# CrossOver (Sci-fi vs Fantasy) has a new website!



## Fuzzy Modem (Nov 27, 2012)

www.crossoverpilot.com

Thoughts?


----------



## Brian G Turner (Nov 27, 2012)

Best of luck with it - looks like an extremely ambitious project.


----------



## Fuzzy Modem (Nov 27, 2012)

Thanks  I've tried to write the screenplay so that I can effectively film a camping trip with four actors in costume, then fill in the rest with easy to reach locations around town, with a flight out to the dunes for establishing shots.


----------



## Cayal (Nov 28, 2012)

Sounds like an interesting concept. Good luck with it


----------



## Fuzzy Modem (Nov 29, 2012)

Glad you like the concept Cayal 

-

I got a bump from Andrew Probert on facebook. Feels like Springsteen plugging my garage band


----------



## Fuzzy Modem (Nov 29, 2012)

I'm reworking that intro video btw, to show things like the ship  actually crashing, which is conspicuously absent at present. Any other  feedback for the next draft?


----------



## Jo Zebedee (Nov 30, 2012)

I think it's incredibly good, blow away stuff. I do wonder if it needs something to break up the music?

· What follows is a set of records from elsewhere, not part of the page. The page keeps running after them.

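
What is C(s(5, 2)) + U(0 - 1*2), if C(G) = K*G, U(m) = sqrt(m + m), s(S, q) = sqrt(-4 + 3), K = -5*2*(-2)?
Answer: 22*I ≈ 22.0*I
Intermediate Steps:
K = 20 (K = -10*(-2) = 20)
s(S, q) = I (s(S, q) = sqrt(-1) = I)
U(m) = sqrt(2)*sqrt(m) (U(m) = sqrt(2*m) = sqrt(2)*sqrt(m))
C(G) = 20*G
C(s(5, 2)) + U(0 - 1*2) = 20*I + sqrt(2)*sqrt(0 - 1*2) = 20*I + sqrt(2)*sqrt(0 - 2) = 20*I + sqrt(2)*sqrt(-2) = 20*I + sqrt(2)*(I*sqrt(2)) = 20*I + 2*I = 22*I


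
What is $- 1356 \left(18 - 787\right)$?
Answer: $1042764$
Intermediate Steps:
$- 1356 \left(18 - 787\right) = \left(-1356\right) \left(-769\right) = 1042764$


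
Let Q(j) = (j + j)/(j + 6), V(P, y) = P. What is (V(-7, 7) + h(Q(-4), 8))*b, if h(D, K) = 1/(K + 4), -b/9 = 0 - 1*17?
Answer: -4233/4 ≈ -1058.3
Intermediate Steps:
b = 153 (b = -9*(0 - 1*17) = -9*(0 - 17) = -9*(-17) = 153)
Q(j) = 2*j/(6 + j) (Q(j) = (2*j)/(6 + j) = 2*j/(6 + j))
h(D, K) = 1/(4 + K)
(V(-7, 7) + h(Q(-4), 8))*b = (-7 + 1/(4 + 8))*153 = (-7 + 1/12)*153 = -83/12*153 = -4233/4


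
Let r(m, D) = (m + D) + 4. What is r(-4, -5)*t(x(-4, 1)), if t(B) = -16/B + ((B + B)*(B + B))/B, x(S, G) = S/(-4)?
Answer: 60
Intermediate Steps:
r(m, D) = 4 + D + m (r(m, D) = (D + m) + 4 = 4 + D + m)
x(S, G) = -S/4 (x(S, G) = S*(-¼) = -S/4)
t(B) = -16/B + 4*B (t(B) = -16/B + ((2*B)*(2*B))/B = -16/B + (4*B²)/B = -16/B + 4*B)
r(-4, -5)*t(x(-4, 1)) = (4 - 5 - 4)*(-16/((-¼*(-4))) + 4*(-¼*(-4))) = -5*(-16/1 + 4*1) = -5*(-16*1 + 4) = -5*(-16 + 4) = -5*(-12) = 60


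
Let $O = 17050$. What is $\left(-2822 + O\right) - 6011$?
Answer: $8217$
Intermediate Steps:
$\left(-2822 + O\right) - 6011 = \left(-2822 + 17050\right) - 6011 = 14228 - 6011 = 8217$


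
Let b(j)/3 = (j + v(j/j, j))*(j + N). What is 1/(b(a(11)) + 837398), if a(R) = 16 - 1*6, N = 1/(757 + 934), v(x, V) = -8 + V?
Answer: 1691/1416648814 ≈ 1.1937e-6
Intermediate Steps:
N = 1/1691 ≈ 0.00059137
a(R) = 10 (a(R) = 16 - 6 = 10)
b(j) = 3*(-8 + 2*j)*(1/1691 + j) (b(j) = 3*((j + (-8 + j))*(j + 1/1691)) = 3*((-8 + 2*j)*(1/1691 + j)) = 3*(-8 + 2*j)*(1/1691 + j))
1/(b(a(11)) + 837398) = 1/((-24/1691 + 6*10² - 40578/1691*10) + 837398) = 1/((-24/1691 + 6*100 - 405780/1691) + 837398) = 1/((-24/1691 + 600 - 405780/1691) + 837398) = 1/(608796/1691 + 837398) = 1/(1416648814/1691) = 1691/1416648814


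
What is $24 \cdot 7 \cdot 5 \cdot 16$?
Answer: $13440$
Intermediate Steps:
$24 \cdot 7 \cdot 5 \cdot 16 = 24 \cdot 35 \cdot 16 = 840 \cdot 16 = 13440$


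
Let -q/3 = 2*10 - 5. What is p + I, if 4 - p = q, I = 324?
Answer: 373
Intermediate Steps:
q = -45 (q = -3*(2*10 - 5) = -3*(20 - 5) = -3*15 = -45)
p = 49 (p = 4 - 1*(-45) = 4 + 45 = 49)
p + I = 49 + 324 = 373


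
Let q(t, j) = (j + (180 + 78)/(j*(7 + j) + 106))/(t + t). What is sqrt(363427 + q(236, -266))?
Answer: sqrt(26769249918873510)/271400 ≈ 602.85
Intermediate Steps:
q(t, j) = (j + 258/(106 + j*(7 + j)))/(2*t) (q(t, j) = (j + 258/(106 + j*(7 + j)))/((2*t)) = (j + 258/(106 + j*(7 + j)))*(1/(2*t)) = (j + 258/(106 + j*(7 + j)))/(2*t))
sqrt(363427 + q(236, -266)) = sqrt(363427 + (1/2)*(258 + (-266)**3 + 7*(-266)**2 + 106*(-266))/(236*(106 + (-266)**2 + 7*(-266)))) = sqrt(363427 + (1/2)*(1/236)*(258 - 18821096 + 7*70756 - 28196)/(106 + 70756 - 1862)) = sqrt(363427 + (1/2)*(1/236)*(258 - 18821096 + 495292 - 28196)/69000) = sqrt(363427 + (1/2)*(1/236)*(1/69000)*(-18353742)) = sqrt(363427 - 3058957/5428000) = sqrt(1972678697043/5428000) = sqrt(26769249918873510)/271400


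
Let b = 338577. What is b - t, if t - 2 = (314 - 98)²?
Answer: 291919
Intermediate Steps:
t = 46658 (t = 2 + (314 - 98)² = 2 + 216² = 2 + 46656 = 46658)
b - t = 338577 - 1*46658 = 338577 - 46658 = 291919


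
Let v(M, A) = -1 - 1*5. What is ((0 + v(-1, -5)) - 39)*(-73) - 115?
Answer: 3170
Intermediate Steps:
v(M, A) = -6 (v(M, A) = -1 - 5 = -6)
((0 + v(-1, -5)) - 39)*(-73) - 115 = ((0 - 6) - 39)*(-73) - 115 = (-6 - 39)*(-73) - 115 = -45*(-73) - 115 = 3285 - 115 = 3170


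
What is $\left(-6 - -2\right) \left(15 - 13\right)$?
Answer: $-8$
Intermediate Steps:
$\left(-6 - -2\right) \left(15 - 13\right) = \left(-6 + 2\right) 2 = \left(-4\right) 2 = -8$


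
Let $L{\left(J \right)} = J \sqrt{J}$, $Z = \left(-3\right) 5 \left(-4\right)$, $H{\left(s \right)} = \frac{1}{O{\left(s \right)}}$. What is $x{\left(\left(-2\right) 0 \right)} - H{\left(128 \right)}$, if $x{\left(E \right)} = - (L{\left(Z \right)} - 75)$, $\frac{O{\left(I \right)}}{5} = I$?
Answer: $\frac{47999}{640} - 120 \sqrt{15} \approx -389.76$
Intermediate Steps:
$O{\left(I \right)} = 5 I$
$H{\left(s \right)} = \frac{1}{5 s}$
$Z = 60$ ($Z = \left(-15\right) \left(-4\right) = 60$)
$L{\left(J \right)} = J^{\frac{3}{2}}$
$x{\left(E \right)} = 75 - 120 \sqrt{15}$ ($x{\left(E \right)} = - (60^{\frac{3}{2}} - 75) = - (120 \sqrt{15} - 75) = - (-75 + 120 \sqrt{15}) = 75 - 120 \sqrt{15}$)
$x{\left(\left(-2\right) 0 \right)} - H{\left(128 \right)} = \left(75 - 120 \sqrt{15}\right) - \frac{1}{5 \cdot 128} = \left(75 - 120 \sqrt{15}\right) - \frac{1}{5} \cdot \frac{1}{128} = \left(75 - 120 \sqrt{15}\right) - \frac{1}{640} = \frac{47999}{640} - 120 \sqrt{15}$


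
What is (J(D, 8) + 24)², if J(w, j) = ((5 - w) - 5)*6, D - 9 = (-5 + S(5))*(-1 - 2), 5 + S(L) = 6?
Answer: 10404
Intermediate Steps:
S(L) = 1 (S(L) = -5 + 6 = 1)
D = 21 (D = 9 + (-5 + 1)*(-1 - 2) = 9 - 4*(-3) = 9 + 12 = 21)
J(w, j) = -6*w (J(w, j) = -w*6 = -6*w)
(J(D, 8) + 24)² = (-6*21 + 24)² = (-126 + 24)² = (-102)² = 10404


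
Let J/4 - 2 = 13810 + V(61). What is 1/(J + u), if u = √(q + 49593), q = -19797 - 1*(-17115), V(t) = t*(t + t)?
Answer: 85016/7227673345 - √46911/7227673345 ≈ 1.1733e-5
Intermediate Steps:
V(t) = 2*t² (V(t) = t*(2*t) = 2*t²)
q = -2682 (q = -19797 + 17115 = -2682)
J = 85016 (J = 8 + 4*(13810 + 2*61²) = 8 + 4*(13810 + 2*3721) = 8 + 4*(13810 + 7442) = 8 + 4*21252 = 8 + 85008 = 85016)
u = √46911 (u = √(-2682 + 49593) = √46911 ≈ 216.59)
1/(J + u) = 1/(85016 + √46911)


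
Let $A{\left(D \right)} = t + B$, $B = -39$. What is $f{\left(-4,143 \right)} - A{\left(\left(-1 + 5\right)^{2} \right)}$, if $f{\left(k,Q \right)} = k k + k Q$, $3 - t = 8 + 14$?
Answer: $-498$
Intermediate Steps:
$t = -19$ ($t = 3 - \left(8 + 14\right) = 3 - 22 = -19$)
$A{\left(D \right)} = -58$ ($A{\left(D \right)} = -19 - 39 = -58$)
$f{\left(k,Q \right)} = k^{2} + Q k$
$f{\left(-4,143 \right)} - A{\left(\left(-1 + 5\right)^{2} \right)} = - 4 \left(143 - 4\right) - -58 = \left(-4\right) 139 + 58 = -556 + 58 = -498$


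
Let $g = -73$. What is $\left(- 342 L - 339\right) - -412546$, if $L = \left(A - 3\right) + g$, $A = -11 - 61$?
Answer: $462823$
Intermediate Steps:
$A = -72$ ($A = -11 - 61 = -72$)
$L = -148$ ($L = \left(-72 - 3\right) - 73 = -75 - 73 = -148$)
$\left(- 342 L - 339\right) - -412546 = \left(\left(-342\right) \left(-148\right) - 339\right) - -412546 = \left(50616 - 339\right) + 412546 = 50277 + 412546 = 462823$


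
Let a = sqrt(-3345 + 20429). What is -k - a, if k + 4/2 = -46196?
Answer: 46198 - 2*sqrt(4271) ≈ 46067.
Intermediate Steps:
k = -46198 (k = -2 - 46196 = -46198)
a = 2*sqrt(4271) (a = sqrt(17084) = 2*sqrt(4271) ≈ 130.71)
-k - a = -1*(-46198) - 2*sqrt(4271) = 46198 - 2*sqrt(4271)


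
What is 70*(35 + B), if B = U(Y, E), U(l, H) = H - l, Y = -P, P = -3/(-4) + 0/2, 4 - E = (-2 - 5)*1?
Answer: 6545/2 ≈ 3272.5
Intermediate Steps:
E = 11 (E = 4 - (-2 - 5) = 4 - (-7) = 4 - 1*(-7) = 4 + 7 = 11)
P = ¾ (P = -3*(-¼) + 0*(½) = ¾ + 0 = ¾ ≈ 0.75000)
Y = -¾ (Y = -1*¾ = -¾ ≈ -0.75000)
B = 47/4 (B = 11 - 1*(-¾) = 11 + ¾ = 47/4 ≈ 11.750)
70*(35 + B) = 70*(35 + 47/4) = 70*(187/4) = 6545/2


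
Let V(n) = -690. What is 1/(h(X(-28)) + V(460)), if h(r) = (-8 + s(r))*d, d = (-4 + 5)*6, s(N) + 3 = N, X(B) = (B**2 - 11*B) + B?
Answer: 1/5628 ≈ 0.00017768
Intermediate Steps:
X(B) = B**2 - 10*B
s(N) = -3 + N
d = 6 (d = 1*6 = 6)
h(r) = -66 + 6*r (h(r) = (-8 + (-3 + r))*6 = (-11 + r)*6 = -66 + 6*r)
1/(h(X(-28)) + V(460)) = 1/((-66 + 6*(-28*(-10 - 28))) - 690) = 1/((-66 + 6*(-28*(-38))) - 690) = 1/((-66 + 6*1064) - 690) = 1/((-66 + 6384) - 690) = 1/(6318 - 690) = 1/5628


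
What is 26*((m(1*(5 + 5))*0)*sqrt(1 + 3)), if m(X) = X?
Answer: 0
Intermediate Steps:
26*((m(1*(5 + 5))*0)*sqrt(1 + 3)) = 26*(((1*(5 + 5))*0)*sqrt(1 + 3)) = 26*(((1*10)*0)*sqrt(4)) = 26*((10*0)*2) = 26*(0*2) = 26*0 = 0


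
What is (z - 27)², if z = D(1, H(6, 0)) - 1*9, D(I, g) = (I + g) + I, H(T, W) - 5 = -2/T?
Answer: 7744/9 ≈ 860.44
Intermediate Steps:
H(T, W) = 5 - 2/T
D(I, g) = g + 2*I
z = -7/3 (z = ((5 - 2/6) + 2*1) - 1*9 = ((5 - 2*⅙) + 2) - 9 = ((5 - ⅓) + 2) - 9 = (14/3 + 2) - 9 = 20/3 - 9 = -7/3 ≈ -2.3333)
(z - 27)² = (-7/3 - 27)² = (-88/3)² = 7744/9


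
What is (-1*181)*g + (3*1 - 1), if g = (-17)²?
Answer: -52307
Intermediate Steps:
g = 289
(-1*181)*g + (3*1 - 1) = -1*181*289 + (3*1 - 1) = -181*289 + (3 - 1) = -52309 + 2 = -52307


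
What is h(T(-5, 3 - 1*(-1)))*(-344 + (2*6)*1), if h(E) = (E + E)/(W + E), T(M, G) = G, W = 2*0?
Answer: -664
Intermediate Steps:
W = 0
h(E) = 2 (h(E) = (E + E)/(0 + E) = (2*E)/E = 2)
h(T(-5, 3 - 1*(-1)))*(-344 + (2*6)*1) = 2*(-344 + (2*6)*1) = 2*(-344 + 12*1) = 2*(-344 + 12) = 2*(-332) = -664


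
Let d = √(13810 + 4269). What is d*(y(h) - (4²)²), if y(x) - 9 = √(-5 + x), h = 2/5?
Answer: √18079*(-1235 + I*√115)/5 ≈ -33211.0 + 288.38*I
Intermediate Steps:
h = ⅖ (h = 2*(⅕) = ⅖ ≈ 0.40000)
d = √18079 ≈ 134.46
y(x) = 9 + √(-5 + x)
d*(y(h) - (4²)²) = √18079*((9 + √(-5 + ⅖)) - (4²)²) = √18079*((9 + √(-23/5)) - 1*16²) = √18079*((9 + I*√115/5) - 1*256) = √18079*((9 + I*√115/5) - 256) = √18079*(-247 + I*√115/5)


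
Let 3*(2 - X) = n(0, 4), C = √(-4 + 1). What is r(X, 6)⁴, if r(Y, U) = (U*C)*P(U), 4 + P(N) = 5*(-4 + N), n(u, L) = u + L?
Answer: 15116544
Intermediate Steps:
C = I*√3 (C = √(-3) = I*√3 ≈ 1.732*I)
n(u, L) = L + u
P(N) = -24 + 5*N (P(N) = -4 + 5*(-4 + N) = -4 + (-20 + 5*N) = -24 + 5*N)
X = ⅔ (X = 2 - (4 + 0)/3 = 2 - ⅓*4 = 2 - 4/3 = ⅔ ≈ 0.66667)
r(Y, U) = I*U*√3*(-24 + 5*U) (r(Y, U) = (U*(I*√3))*(-24 + 5*U) = (I*U*√3)*(-24 + 5*U) = I*U*√3*(-24 + 5*U))
r(X, 6)⁴ = (I*6*√3*(-24 + 5*6))⁴ = (I*6*√3*(-24 + 30))⁴ = (I*6*√3*6)⁴ = (36*I*√3)⁴ = 15116544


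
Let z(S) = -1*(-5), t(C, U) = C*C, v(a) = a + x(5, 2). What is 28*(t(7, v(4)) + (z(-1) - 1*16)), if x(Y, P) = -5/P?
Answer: 1064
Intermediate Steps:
v(a) = -5/2 + a (v(a) = a - 5/2 = -5/2 + a)
t(C, U) = C**2
z(S) = 5
28*(t(7, v(4)) + (z(-1) - 1*16)) = 28*(7**2 + (5 - 1*16)) = 28*(49 + (5 - 16)) = 28*(49 - 11) = 28*38 = 1064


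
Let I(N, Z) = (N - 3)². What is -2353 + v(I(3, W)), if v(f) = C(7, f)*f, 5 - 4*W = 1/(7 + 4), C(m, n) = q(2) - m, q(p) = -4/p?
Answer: -2353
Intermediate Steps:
C(m, n) = -2 - m (C(m, n) = -4/2 - m = -4*½ - m = -2 - m)
W = 27/22 (W = 5/4 - 1/(4*(7 + 4)) = 5/4 - ¼/11 = 5/4 - ¼*1/11 = 5/4 - 1/44 = 27/22 ≈ 1.2273)
I(N, Z) = (-3 + N)²
v(f) = -9*f (v(f) = (-2 - 1*7)*f = (-2 - 7)*f = -9*f)
-2353 + v(I(3, W)) = -2353 - 9*(-3 + 3)² = -2353 - 9*0² = -2353 - 9*0 = -2353 + 0 = -2353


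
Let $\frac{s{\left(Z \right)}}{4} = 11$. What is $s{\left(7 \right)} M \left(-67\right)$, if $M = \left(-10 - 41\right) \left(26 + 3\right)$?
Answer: $4360092$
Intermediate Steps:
$M = -1479$ ($M = \left(-51\right) 29 = -1479$)
$s{\left(Z \right)} = 44$ ($s{\left(Z \right)} = 4 \cdot 11 = 44$)
$s{\left(7 \right)} M \left(-67\right) = 44 \left(-1479\right) \left(-67\right) = \left(-65076\right) \left(-67\right) = 4360092$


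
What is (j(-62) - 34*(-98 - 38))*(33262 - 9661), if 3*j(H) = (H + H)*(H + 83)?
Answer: 88645356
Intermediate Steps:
j(H) = 2*H*(83 + H)/3 (j(H) = ((H + H)*(H + 83))/3 = ((2*H)*(83 + H))/3 = (2*H*(83 + H))/3 = 2*H*(83 + H)/3)
(j(-62) - 34*(-98 - 38))*(33262 - 9661) = ((2/3)*(-62)*(83 - 62) - 34*(-98 - 38))*(33262 - 9661) = ((2/3)*(-62)*21 - 34*(-136))*23601 = (-868 + 4624)*23601 = 3756*23601 = 88645356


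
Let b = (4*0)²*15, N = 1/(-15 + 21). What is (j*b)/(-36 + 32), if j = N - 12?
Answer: 0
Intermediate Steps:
N = ⅙ (N = 1/6 = ⅙ ≈ 0.16667)
j = -71/6 (j = ⅙ - 12 = -71/6 ≈ -11.833)
b = 0 (b = 0²*15 = 0*15 = 0)
(j*b)/(-36 + 32) = (-71/6*0)/(-36 + 32) = 0/(-4) = 0*(-¼) = 0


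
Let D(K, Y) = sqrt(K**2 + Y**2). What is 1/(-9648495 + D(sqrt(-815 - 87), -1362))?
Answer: -9648495/93093453910883 - sqrt(1854142)/93093453910883 ≈ -1.0366e-7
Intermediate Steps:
1/(-9648495 + D(sqrt(-815 - 87), -1362)) = 1/(-9648495 + sqrt((sqrt(-815 - 87))**2 + (-1362)**2)) = 1/(-9648495 + sqrt((sqrt(-902))**2 + 1855044)) = 1/(-9648495 + sqrt((I*sqrt(902))**2 + 1855044)) = 1/(-9648495 + sqrt(-902 + 1855044)) = 1/(-9648495 + sqrt(1854142))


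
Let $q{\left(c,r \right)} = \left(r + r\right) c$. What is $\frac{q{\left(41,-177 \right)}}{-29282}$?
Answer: $\frac{7257}{14641} \approx 0.49566$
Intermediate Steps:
$q{\left(c,r \right)} = 2 c r$ ($q{\left(c,r \right)} = 2 r c = 2 c r$)
$\frac{q{\left(41,-177 \right)}}{-29282} = \frac{2 \cdot 41 \left(-177\right)}{-29282} = \left(-14514\right) \left(- \frac{1}{29282}\right) = \frac{7257}{14641}$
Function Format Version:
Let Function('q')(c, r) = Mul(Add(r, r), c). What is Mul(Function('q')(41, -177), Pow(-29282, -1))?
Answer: Rational(7257, 14641) ≈ 0.49566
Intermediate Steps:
Function('q')(c, r) = Mul(2, c, r) (Function('q')(c, r) = Mul(Mul(2, r), c) = Mul(2, c, r))
Mul(Function('q')(41, -177), Pow(-29282, -1)) = Mul(Mul(2, 41, -177), Pow(-29282, -1)) = Mul(-14514, Rational(-1, 29282)) = Rational(7257, 14641)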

But it is fantastic, Fuzzy, and the plans are really exciting.


----------



## Tyler Danann (Jan 3, 2013)

Good luck with it, it reminds me a bit of my own Terra's Edge World that I'm creating, except yours has a much more radical fantasy element.

I like the challenge you've set yourself, it's always been a dream of mind to make books more blurred with films etc.


----------



## Starbeast (Jan 5, 2013)

Looks good, I like your use of color.


----------